「菜の花」は野沢菜の花
野沢温泉では、野沢菜を作る畑を「麻畑(おばたけ)」と呼んでいます。
これは昔、大麻を栽培したあとに漬け菜を植えたのです。例えば、戸隠村や美麻村では大麻の後作にソバを蒔きつけたように、野沢では野沢菜を植えるということです。
晩秋に植えこんだ種は、5月に入ると1m近くに成長します。そしてあの黄色い絨緞を敷き詰めたような菜の花畑が出現します。
うっすらとした黄緑色の茎の上に広がる黄色の絨緞は美しくも鮮やかで、見る人の心を覚醒させるようなキラキラと輝く風景です。
実はこの菜の花は、野沢菜の花。これがそのまま漬け菜になるわけではありませんが、ここから採取した種から漬け菜が育ちます。
この野沢菜を厚蒔きにして、間引いて食べるのが、「春菜」。
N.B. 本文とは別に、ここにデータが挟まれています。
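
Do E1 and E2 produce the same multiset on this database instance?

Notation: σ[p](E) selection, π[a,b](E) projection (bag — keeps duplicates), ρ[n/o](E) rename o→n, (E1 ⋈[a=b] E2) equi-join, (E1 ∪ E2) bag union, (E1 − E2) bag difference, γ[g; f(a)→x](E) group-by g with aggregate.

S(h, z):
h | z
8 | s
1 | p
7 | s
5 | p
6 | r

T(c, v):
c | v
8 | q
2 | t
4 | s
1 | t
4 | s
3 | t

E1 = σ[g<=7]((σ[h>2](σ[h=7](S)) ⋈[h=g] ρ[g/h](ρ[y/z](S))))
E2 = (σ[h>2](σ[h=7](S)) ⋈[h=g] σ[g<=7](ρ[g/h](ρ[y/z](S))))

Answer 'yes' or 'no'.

E1 per-node cardinality:
  S → 5
  σ[h=7](S) → 1
  σ[h>2](σ[h=7](S)) → 1
  S → 5
  ρ[y/z](S) → 5
  ρ[g/h](ρ[y/z](S)) → 5
  (σ[h>2](σ[h=7](S)) ⋈[h=g] ρ[g/h](ρ[y/z](S))) → 1
  σ[g<=7]((σ[h>2](σ[h=7](S)) ⋈[h=g] ρ[g/h](ρ[y/z](S)))) → 1
E2 per-node cardinality:
  S → 5
  σ[h=7](S) → 1
  σ[h>2](σ[h=7](S)) → 1
  S → 5
  ρ[y/z](S) → 5
  ρ[g/h](ρ[y/z](S)) → 5
  σ[g<=7](ρ[g/h](ρ[y/z](S))) → 4
  (σ[h>2](σ[h=7](S)) ⋈[h=g] σ[g<=7](ρ[g/h](ρ[y/z](S)))) → 1

E1 and E2 produce the same multiset:
h | z | g | y
7 | s | 7 | s

yes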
浅漬けなどにして食べますが、これは6月中旬まで食べられます。

 漬け菜用野沢菜の種蒔き
菜の花が散るとやがて種の収穫がはじまります。
6月上旬から7月上旬に掛けて、梅雨の晴れ間をみつけて取り入れます。これを軒先につるして陰干しにして、良く乾いたところで棒でたたいて種をとるのです。
取り入れのすんだ菜畑では、株を抜き取り、菜がらを焼きます。このあと除草をし、耕し、有機肥料をたっぷりすき込んで、再び種蒔きに備えるのです。
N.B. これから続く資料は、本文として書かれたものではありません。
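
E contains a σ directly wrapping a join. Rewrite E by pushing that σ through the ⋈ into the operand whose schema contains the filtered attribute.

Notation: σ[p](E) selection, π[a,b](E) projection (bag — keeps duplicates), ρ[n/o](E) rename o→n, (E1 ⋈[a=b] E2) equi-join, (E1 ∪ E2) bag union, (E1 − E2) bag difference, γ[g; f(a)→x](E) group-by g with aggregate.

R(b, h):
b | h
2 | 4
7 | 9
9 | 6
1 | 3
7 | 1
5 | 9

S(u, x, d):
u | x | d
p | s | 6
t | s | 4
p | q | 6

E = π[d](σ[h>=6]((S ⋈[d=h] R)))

σ filters on h, owned by the right side.
E' = π[d]((S ⋈[d=h] σ[h>=6](R)))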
漬け菜用野沢菜の種蒔きは、「七夜盆」といわれる8月27、28日頃までに行われます。長野市などの善光寺平では、白露の頃の9月前後が種蒔きの適期ですが、雪の早い野沢では種蒔きも早まるというわけです。

 鯛の刺身よりうまい野沢菜の一番引き
野沢の夏は短い。
七夜盆を過ぎると朝晩はめっきり涼しくなり、風は枯草の秋の粒子を運んできます。
種を蒔いてから3日もすれば芽を出しますが、5・6日して「一番間引き」をします。
これを湯がいて食べるわけですが、野沢の人達は「鯛の刺身よりうまい」といって、この野沢菜の初物を珍重します。
間引きは、10月中旬まで5回ほど行われますが、「三番間引き」以後は10cm以上になり、これは「当座漬け」にします。初々しい歯ざわりが特長です。
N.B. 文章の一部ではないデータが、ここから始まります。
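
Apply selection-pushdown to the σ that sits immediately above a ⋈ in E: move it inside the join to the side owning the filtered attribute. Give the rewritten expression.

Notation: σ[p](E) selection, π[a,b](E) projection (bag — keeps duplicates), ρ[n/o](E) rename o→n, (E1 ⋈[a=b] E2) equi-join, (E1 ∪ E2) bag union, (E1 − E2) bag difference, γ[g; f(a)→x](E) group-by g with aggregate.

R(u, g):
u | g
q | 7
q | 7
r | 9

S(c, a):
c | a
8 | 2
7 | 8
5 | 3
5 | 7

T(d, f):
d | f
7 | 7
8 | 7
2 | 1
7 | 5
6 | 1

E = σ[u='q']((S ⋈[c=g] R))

σ filters on u, owned by the right side.
E' = (S ⋈[c=g] σ[u='q'](R))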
また、これとは別に、雪の下で越冬する種子用の野沢菜は、9月5日前後に蒔かれています。

 野沢菜の取り入れと風物詩「お菜洗い」
11月初めから半ばにかけて村のあちこちの菜畑では忙しい取り入れが行われます。そして、信州の晩秋の風物詩ともいわれる「お菜洗い」がはじまるのです。
善光寺平などの他の地区では水道の水で洗いますが、野沢では温泉の湯の中で洗います。 外湯と呼ばれる共同浴場で、この日ばかりは人間のかわりに野沢菜が入るというわけです。湯でよく洗うと「虫離れ」がいいといわれ、お湯で少ししんなりした菜は、漬け易く味もひときわ良くなるのです。
洗い清められた野沢菜は、一石桶と呼ばれる大きな桶に、洗いそろえた菜を丁寧に並べて塩をふり、そしてまた菜を並べて塩をふる・・・。
漬け方は各々の家伝の教え通りに大量に漬け込まれるのです。
年が明けて、あの雄壮な「火祭り」がはじまる頃には、美味なる「お葉漬(野沢菜)」が味わえるようになります。